Federacja Planowanego Rodzicielstwa Ameryki (PPFA), International Health Coalition z Nowego Jorku, Fundacja Forda oraz producent środków antykoncepcyjnych – to między innymi donatorzy organizacji związanych z Federacją na rzecz Kobiet i Planowania Rodziny – informuje najnowszy Gość Niedzielny w artykule Natalii Dueholm „Federa i dolary”.

Kto płaci na Federę? Henryk Przondziono Agencja GN Informacje Gościa nie objęły ewentualnych dotacji z Unii i polskich sponsorów.

Dane zaczerpnięte zostały ze sprawozdań i  zeznań podatkowych amerykańskich organizacji. Wynika z nich między innymi, że PPFA w latach 2001-2008 przekazało związanemu z Federacją Towarzystwu Rozwoju Rodziny około 430 tysięcy dolarów. 43 tysiące dolarów otrzymało od potentata farmaceutycznego, producenta środków antykoncepcyjnych Pfitzer Foundation. Grant został przyznany „na szkolenie młodych lekarzy w celu poprawy jakości zdrowia seksualnego i reprodukcyjnego”. Jak wynika z raportu przygotowanego przez Fundusz Ludnościowy ONZ TRR otrzymywało też od czasu do czasu dary w towarze od firm farmaceutycznych.

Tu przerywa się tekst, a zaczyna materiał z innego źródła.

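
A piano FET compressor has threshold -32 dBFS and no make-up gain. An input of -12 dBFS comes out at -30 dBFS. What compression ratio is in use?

Input overshoot = -12 − (-32) = 20 dB; output overshoot = -30 − (-32) = 2 dB.
Ratio = 20 / 2 = 10.

10:1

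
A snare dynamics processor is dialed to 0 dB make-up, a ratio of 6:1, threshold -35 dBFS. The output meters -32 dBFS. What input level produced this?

Post-compression overshoot = -32 − (-35) = 3 dB.
Input overshoot = R × output overshoot = 18 dB → input = -35 + 18 = -17 dBFS.

-17 dBFS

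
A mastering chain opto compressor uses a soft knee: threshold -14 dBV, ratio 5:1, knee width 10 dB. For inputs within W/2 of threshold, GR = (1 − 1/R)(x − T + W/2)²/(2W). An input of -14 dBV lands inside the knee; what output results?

x − T + W/2 = -14 − (-14) + 5 = 5.
GR = (1 − 1/5) × 5² / 20 = 0.8 × 25 / 20 = 1 dB.
Output = -14 − 1 = -15 dBV.

-15 dBV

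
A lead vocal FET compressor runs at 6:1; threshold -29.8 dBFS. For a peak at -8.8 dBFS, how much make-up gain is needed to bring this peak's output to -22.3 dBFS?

4 dB

Overshoot 21 dB → 21/6 = 3.5 dB after compression, so the compressed level is -29.8 + 3.5 = -26.3 dBFS.
Make-up = target − compressed = -22.3 − (-26.3) = 4 dB.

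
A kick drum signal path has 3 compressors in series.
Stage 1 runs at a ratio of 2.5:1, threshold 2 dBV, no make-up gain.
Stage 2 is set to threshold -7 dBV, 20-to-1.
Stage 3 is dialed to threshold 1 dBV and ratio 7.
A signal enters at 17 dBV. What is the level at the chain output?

-6.25 dBV

Stage 1: overshoot 15 dB → 15/2.5 = 6 dB → 8 dBV.
Stage 2: 15 dB above -7 dBV, reduced 20:1 to 0.75 dB above → -6.25 dBV.
Stage 3: -6.25 dBV is at or below the 1 dBV threshold — no compression; output -6.25 dBV.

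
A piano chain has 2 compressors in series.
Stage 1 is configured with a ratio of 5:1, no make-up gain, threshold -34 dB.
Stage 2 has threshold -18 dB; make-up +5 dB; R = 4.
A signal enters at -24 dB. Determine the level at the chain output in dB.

Stage 1: -24 dB is 10 dB over -34 dB; at 5:1 that becomes 2 dB over, giving -32 dB.
Stage 2: below threshold (-32 ≤ -18); passes unchanged; make-up brings it to -27 dB.

-27 dB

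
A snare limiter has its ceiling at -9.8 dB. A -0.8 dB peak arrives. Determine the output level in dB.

A brickwall limiter is an ∞:1 compressor: any input above the ceiling is clamped to -9.8 dB.

-9.8 dB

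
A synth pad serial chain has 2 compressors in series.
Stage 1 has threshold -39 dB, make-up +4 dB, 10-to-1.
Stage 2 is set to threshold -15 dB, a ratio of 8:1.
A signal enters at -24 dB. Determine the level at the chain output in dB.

-33.5 dB

Stage 1: 15 dB above -39 dB, reduced 10:1 to 1.5 dB above → -37.5 dB; +4 dB make-up → -33.5 dB.
Stage 2: -33.5 dB ≤ -15 dB, so stage 2 doesn't engage; output -33.5 dB.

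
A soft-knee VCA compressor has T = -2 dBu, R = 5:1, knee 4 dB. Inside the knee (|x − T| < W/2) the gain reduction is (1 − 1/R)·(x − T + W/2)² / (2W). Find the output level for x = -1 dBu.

-1.9 dBu

x − T + W/2 = -1 − (-2) + 2 = 3.
GR = (1 − 1/5) × 3² / 8 = 0.8 × 9 / 8 = 0.9 dB.
Output = -1 − 0.9 = -1.9 dBu.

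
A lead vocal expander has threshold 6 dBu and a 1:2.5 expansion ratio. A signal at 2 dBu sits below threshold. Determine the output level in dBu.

Undershoot = 6 − 2 = 4 dB.
At 1:2.5, that expands to 10 dB under threshold.
Output = 6 − 10 = -4 dBu.

-4 dBu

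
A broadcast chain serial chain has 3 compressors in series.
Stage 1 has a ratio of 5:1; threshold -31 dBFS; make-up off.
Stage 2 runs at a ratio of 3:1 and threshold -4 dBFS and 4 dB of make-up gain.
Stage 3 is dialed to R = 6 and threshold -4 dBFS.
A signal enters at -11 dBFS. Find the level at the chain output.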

Wedle autorki artykułu Federacja otrzymywała też pieniądze od popierających aborcję amerykańskich organizacji czy fundacji jako członek ASTRY (Środkowo- i Wschodnioeuropejskiej Sieci Kobiet na rzecz Praw Seksualnych i Reprodukcyjnych). której współzałożycielką była Wanda Nowicka.
 
W lutym 2009 kierująca Federacją na Rzecz Kobiet i Planowania Rodziny, Wanda Nowicka za stwierdzenie, że znajduje się na liście płac przemysłu aborcyjnego i antykoncepcyjnego wytoczyła proces o zniesławienie Joannie Najfeld, znanej obrończyni życia nienarodzonych.